# Brakes..... WHAT BRAKES????



## Black_cabbie (Jul 16, 2003)

Hi Guys,
I have a problem with my brakes.... In fact I don't seem to have any. 
I changed the pads with EBC red stuff. After that, I get some kind of noise when braking for a period longer than 5-8 secs and I also get fading. The car has done 12K mile and the front rotors look grooved. They are not smooth when I pass my finger over them (if that makes sense).
The rear look normal but they still have the OEM pads. 
Anyone knows what's wrong with them?


----------



## chickdr (Nov 28, 2003)

*Re: Brakes..... WHAT BRAKES???? (Black_cabbie)*

I don't know how aggressively you drive, but some drivers have reported very quick brake wear on the Q7 due to its weight. My car has about 17K and I think the front pads are nearly gone. Some have lasted less. Your rotors could be worn out. I would measure the rotors.


----------



## Black_cabbie (Jul 16, 2003)

*Re: Brakes..... WHAT BRAKES???? (chickdr)*

I do drive VERY aggresive.

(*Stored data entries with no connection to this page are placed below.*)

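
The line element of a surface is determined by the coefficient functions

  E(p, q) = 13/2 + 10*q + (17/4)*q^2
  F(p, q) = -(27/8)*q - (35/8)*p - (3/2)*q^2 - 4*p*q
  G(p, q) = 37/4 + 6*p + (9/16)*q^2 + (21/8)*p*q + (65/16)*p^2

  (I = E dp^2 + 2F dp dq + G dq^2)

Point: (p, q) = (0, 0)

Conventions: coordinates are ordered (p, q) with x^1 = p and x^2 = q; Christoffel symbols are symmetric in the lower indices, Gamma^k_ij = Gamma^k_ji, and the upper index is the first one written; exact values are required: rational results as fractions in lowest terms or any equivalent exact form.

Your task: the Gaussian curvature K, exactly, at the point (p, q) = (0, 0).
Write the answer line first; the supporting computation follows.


Answer: K = -57669/462722

E = 13/2, F = 0, G = 37/4, EG - F^2 = 481/8 at the point
E_p = 0, E_q = 10, F_p = -35/8, F_q = -27/8, G_p = 6, G_q = 0
E_qq = 17/2, F_pq = -4, G_pp = 65/8
K follows from Brioschi's formula, (det M1 - det M2)/(EG - F^2)^2.
M1 = [[-E_qq/2 + F_pq - G_pp/2, E_p/2, F_p - E_q/2], [F_q - G_p/2, E, F], [G_q/2, F, G]] = [[-197/16, 0, -75/8], [-51/8, 13/2, 0], [0, 0, 37/4]]; det M1 = -94757/128
M2 = [[0, E_q/2, G_p/2], [E_q/2, E, F], [G_p/2, F, G]] = [[0, 5, 3], [5, 13/2, 0], [3, 0, 37/4]]; det M2 = -1159/4
det M1 - det M2 = -57669/128; K = -57669/128 / (481/8)^2 = -57669/462722


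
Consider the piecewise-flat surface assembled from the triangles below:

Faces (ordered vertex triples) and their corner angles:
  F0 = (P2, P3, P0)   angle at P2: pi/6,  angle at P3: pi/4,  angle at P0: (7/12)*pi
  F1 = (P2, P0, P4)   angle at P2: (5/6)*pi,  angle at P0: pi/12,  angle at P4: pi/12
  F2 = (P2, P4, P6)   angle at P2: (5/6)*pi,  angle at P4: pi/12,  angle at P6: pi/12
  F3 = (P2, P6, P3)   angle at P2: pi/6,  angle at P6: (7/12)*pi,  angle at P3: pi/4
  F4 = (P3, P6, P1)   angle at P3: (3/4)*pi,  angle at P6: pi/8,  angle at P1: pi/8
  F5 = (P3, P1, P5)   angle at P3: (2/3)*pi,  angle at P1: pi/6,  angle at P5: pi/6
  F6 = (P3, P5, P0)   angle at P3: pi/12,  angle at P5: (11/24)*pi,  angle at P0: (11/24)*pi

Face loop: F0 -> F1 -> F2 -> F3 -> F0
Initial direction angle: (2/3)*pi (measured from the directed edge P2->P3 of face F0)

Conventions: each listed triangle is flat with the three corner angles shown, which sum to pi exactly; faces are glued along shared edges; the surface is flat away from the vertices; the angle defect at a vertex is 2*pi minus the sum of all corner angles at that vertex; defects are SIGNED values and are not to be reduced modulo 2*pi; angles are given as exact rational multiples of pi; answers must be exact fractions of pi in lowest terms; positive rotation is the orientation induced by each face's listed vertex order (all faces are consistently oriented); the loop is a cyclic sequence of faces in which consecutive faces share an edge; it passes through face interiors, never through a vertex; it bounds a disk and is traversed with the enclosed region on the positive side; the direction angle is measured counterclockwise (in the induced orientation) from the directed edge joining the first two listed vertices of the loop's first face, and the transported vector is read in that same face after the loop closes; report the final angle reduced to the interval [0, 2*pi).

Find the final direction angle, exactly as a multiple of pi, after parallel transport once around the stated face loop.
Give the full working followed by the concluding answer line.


enclosed vertex P2: corner angles sum to 2*pi, defect = 2*pi - 2*pi = 0
final direction = starting direction + enclosed defect total, reduced mod 2*pi (induced orientation)
final angle = (2/3)*pi + 0 = (2/3)*pi (mod 2*pi)

Answer: final direction angle = (2/3)*pi


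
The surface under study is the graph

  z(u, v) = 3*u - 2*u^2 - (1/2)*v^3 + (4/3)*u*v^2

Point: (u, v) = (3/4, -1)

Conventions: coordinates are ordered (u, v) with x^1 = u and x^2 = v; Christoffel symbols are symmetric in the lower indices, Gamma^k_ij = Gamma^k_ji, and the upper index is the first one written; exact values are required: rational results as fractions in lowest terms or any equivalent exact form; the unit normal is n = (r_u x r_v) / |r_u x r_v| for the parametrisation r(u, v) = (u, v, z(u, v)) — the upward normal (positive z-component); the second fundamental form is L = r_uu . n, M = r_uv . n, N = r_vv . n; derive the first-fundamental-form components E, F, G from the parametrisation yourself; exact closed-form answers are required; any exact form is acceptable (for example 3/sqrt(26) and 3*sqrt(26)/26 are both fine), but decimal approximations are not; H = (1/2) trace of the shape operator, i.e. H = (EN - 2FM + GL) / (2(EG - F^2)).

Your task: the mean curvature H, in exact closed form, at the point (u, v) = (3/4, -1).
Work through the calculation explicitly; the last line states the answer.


z_u = 4/3, z_v = -7/2, z_uu = -4, z_uv = -8/3, z_vv = 5
E = 25/9, F = -14/3, G = 53/4; answer radicand W^2 = 541/36
unnormalised second-form numerators: l = -4, m = -8/3, n = 5; L = l/sqrt(541/36), and similarly M = m/sqrt(W^2), N = n/sqrt(W^2)
H = (E*n - 2*F*m + G*l) / (2*(EG - F^2)*sqrt(W^2)); E*n - 2*F*m + G*l = -64, EG - F^2 = 541/36, so H = (-1152/541)/sqrt(541/36)

Answer: H = -6912*sqrt(541)/292681


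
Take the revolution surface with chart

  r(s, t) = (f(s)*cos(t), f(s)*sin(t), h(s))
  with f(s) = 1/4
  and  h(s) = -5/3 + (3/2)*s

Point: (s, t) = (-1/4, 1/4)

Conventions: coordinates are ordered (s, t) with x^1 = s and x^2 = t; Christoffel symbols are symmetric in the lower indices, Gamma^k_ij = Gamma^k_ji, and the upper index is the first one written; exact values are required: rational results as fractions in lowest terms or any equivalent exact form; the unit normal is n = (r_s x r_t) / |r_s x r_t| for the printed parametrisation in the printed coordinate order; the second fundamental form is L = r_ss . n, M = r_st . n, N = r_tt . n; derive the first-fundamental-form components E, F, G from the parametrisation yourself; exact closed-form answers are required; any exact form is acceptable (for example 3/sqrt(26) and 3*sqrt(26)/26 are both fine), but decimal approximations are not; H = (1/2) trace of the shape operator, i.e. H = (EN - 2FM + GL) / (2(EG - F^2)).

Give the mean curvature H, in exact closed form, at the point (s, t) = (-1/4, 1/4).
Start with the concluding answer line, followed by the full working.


Answer: H = 2

f = 1/4, f' = 0, f'' = 0, h' = 3/2, h'' = 0
E = 9/4, F = 0, G = 1/16; answer radicand W^2 = 9/4
unnormalised second-form numerators: l = 0, m = 0, n = 3/8; L = l/sqrt(9/4), and similarly M = m/sqrt(W^2), N = n/sqrt(W^2)
H = (E*n - 2*F*m + G*l) / (2*(EG - F^2)*sqrt(W^2)); E*n - 2*F*m + G*l = 27/32, EG - F^2 = 9/64, so H = (3)/sqrt(9/4)


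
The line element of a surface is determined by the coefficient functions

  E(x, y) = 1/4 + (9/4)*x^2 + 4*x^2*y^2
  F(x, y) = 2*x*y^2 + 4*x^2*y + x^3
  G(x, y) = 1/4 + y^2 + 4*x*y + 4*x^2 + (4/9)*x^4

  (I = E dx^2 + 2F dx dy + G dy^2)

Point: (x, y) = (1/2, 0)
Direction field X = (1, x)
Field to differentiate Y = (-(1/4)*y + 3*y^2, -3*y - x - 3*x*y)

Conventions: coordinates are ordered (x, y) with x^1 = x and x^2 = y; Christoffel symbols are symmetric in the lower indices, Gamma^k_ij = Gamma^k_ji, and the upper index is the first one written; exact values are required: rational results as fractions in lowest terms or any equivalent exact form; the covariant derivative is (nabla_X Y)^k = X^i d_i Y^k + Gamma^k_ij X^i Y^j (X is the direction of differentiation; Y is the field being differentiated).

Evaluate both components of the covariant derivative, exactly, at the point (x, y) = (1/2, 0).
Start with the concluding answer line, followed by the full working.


Answer: (nabla_X Y)^x = 16187/42408, (nabla_X Y)^y = -10181/2356

E = 13/16, F = 1/8, G = 23/18 at the point
E_x = 9/4, E_y = 0, F_x = 3/4, F_y = 1, G_x = 38/9, G_y = 2
EG - F^2 = 589/576;  g^inv = (576/589) * [[23/18, -1/8], [-1/8, 13/16]]
first-kind symbols [ij,l] = (1/2)(d_i g_jl + d_j g_il - d_l g_ij): [xx,x] = E_x/2 = 9/8, [xx,y] = F_x - E_y/2 = 3/4, [xy,x] = E_y/2 = 0, [xy,y] = G_x/2 = 19/9, [yy,x] = F_y - G_x/2 = -10/9, [yy,y] = G_y/2 = 1
Gamma^x_ij = (G*[ij,x] - F*[ij,y])/(EG - F^2), Gamma^y_ij = (E*[ij,y] - F*[ij,x])/(EG - F^2)
Gamma_xxx = 774/589, Gamma_xxy = -8/31, Gamma_xyy = -8008/5301, Gamma_yxx = 270/589, Gamma_yxy = 52/31, Gamma_yyy = 548/589
X = (1, 1/2), Y = (0, -1/2) at the point


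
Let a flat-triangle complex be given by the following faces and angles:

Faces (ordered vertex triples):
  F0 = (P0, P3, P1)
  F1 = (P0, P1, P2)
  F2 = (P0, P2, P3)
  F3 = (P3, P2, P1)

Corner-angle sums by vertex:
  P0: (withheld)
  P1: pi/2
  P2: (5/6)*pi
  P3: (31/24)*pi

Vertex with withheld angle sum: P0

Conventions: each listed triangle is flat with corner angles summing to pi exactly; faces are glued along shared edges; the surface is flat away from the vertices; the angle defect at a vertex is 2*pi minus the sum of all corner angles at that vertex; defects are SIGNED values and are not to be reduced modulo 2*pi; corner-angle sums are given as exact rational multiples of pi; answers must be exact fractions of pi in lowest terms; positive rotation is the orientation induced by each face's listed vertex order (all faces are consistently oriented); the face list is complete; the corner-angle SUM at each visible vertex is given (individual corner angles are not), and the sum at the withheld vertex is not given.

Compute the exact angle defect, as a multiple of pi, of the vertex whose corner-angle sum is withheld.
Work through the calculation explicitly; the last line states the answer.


V = 4, E = 6, F = 4; chi = V - E + F = 2
Gauss-Bonnet: total defect = 2*pi*chi = 4*pi; visible defects sum to (27/8)*pi

Answer: defect(P0) = (5/8)*pi


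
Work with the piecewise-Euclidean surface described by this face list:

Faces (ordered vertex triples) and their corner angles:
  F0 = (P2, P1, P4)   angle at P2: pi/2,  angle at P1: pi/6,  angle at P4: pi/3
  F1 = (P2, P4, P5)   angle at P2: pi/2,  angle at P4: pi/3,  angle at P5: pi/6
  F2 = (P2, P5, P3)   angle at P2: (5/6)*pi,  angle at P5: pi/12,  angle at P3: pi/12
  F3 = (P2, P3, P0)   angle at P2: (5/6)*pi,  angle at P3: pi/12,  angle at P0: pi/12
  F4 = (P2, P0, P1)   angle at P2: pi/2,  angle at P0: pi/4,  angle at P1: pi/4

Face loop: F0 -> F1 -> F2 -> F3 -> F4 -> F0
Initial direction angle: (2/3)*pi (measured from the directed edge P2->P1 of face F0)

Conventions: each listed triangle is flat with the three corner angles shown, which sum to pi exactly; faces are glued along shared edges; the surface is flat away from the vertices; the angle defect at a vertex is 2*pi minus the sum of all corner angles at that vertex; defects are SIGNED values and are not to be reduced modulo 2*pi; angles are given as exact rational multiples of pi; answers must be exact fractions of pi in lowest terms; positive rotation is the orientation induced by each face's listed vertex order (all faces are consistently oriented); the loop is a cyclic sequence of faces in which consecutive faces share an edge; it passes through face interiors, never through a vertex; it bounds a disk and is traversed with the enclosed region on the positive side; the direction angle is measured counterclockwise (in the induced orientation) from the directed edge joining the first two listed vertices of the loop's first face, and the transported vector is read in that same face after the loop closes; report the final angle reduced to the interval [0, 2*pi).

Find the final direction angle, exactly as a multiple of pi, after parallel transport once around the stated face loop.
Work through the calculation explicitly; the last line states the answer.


enclosed vertex P2: corner angles sum to (19/6)*pi, defect = 2*pi - (19/6)*pi = (-7/6)*pi
adding the enclosed defects to the starting angle (mod 2*pi, induced orientation) gives the holonomy
final angle = (2/3)*pi - (7/6)*pi = (3/2)*pi (mod 2*pi)

Answer: final direction angle = (3/2)*pi


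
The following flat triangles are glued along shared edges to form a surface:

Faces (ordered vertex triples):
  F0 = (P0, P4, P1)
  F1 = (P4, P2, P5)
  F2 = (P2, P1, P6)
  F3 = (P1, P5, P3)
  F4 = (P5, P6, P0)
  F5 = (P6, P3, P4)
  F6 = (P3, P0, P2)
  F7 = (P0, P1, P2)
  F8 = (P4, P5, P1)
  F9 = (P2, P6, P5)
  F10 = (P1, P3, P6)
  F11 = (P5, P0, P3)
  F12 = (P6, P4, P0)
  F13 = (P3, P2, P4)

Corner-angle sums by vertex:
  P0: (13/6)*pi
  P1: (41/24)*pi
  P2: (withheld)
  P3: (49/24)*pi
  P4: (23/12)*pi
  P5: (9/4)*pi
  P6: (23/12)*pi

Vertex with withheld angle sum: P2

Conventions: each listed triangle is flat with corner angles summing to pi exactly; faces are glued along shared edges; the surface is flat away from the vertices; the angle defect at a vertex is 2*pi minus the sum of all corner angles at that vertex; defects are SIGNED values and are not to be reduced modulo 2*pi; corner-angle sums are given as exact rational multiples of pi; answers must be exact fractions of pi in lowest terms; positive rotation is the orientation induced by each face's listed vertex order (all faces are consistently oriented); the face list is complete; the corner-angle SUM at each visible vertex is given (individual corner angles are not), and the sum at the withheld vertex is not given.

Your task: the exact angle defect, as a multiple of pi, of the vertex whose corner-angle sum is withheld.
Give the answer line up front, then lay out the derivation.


Answer: defect(P2) = 0

V = 7, E = 21, F = 14; chi = V - E + F = 0
Gauss-Bonnet: total defect = 2*pi*chi = 0; visible defects sum to 0


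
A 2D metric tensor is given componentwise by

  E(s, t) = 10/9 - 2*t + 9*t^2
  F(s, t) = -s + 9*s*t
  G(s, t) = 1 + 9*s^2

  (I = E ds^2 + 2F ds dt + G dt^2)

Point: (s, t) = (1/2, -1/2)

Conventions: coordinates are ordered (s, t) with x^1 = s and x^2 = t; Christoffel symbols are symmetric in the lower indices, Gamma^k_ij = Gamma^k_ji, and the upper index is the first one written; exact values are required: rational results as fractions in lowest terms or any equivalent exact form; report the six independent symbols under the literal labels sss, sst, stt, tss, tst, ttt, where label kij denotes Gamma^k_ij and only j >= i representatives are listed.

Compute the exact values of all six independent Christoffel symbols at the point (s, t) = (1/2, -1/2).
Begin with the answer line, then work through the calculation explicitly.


Answer: Gamma_sss = 0, Gamma_sst = -99/119, Gamma_stt = 0, Gamma_tss = 0, Gamma_tst = 81/119, Gamma_ttt = 0

E = 157/36, F = -11/4, G = 13/4 at the point
E_s = 0, E_t = -11, F_s = -11/2, F_t = 9/2, G_s = 9, G_t = 0
EG - F^2 = 119/18;  g^inv = (18/119) * [[13/4, 11/4], [11/4, 157/36]]
first-kind symbols [ij,l] = (1/2)(d_i g_jl + d_j g_il - d_l g_ij): [ss,s] = E_s/2 = 0, [ss,t] = F_s - E_t/2 = 0, [st,s] = E_t/2 = -11/2, [st,t] = G_s/2 = 9/2, [tt,s] = F_t - G_s/2 = 0, [tt,t] = G_t/2 = 0
Gamma^s_ij = (G*[ij,s] - F*[ij,t])/(EG - F^2), Gamma^t_ij = (E*[ij,t] - F*[ij,s])/(EG - F^2)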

However, the front rotors look ok when I measure them. 
I think the pads I got are not up to the task or they are not genuine EBC.


----------



## GRNMACHINE (Feb 17, 2009)

*Re: Brakes..... WHAT BRAKES???? (Black_cabbie)*

Any update?
Im pretty disgusted with the life of these brakes. Swore I would never buy another GM product again after having multiple vehicles in the 90's require brake jobs at 20k.... Installed ceramic pads on my Pathfinder at 68k miles (total cost $45), and I swear the originals could have gone another 5-10k. Original Rotors are fine, back breaks fine. Audi Service prices I have read about are insane for brake jobs as well. I love this vehicle but I sure hope brake jobs are as easy as Nissan as I will be doing them myself.


----------



## Black_cabbie (Jul 16, 2003)

*Re: Brakes..... WHAT BRAKES???? (GRNMACHINE)*

Well, it seems that the EBC redstuff pads that I bought on ebay, are not up to the task. Either they are not genuine EBC pads or I got a defective batch.
I just fitted brembo pads and I got my brakes back!


----------



## GRNMACHINE (Feb 17, 2009)

Thats good to hear! Have Brembo rotors on a lifted SUV and noticed an improvent (running 33" tires). Will check out the Brembo pads. Been using Satisfied Ceramic pads for about a year.


----------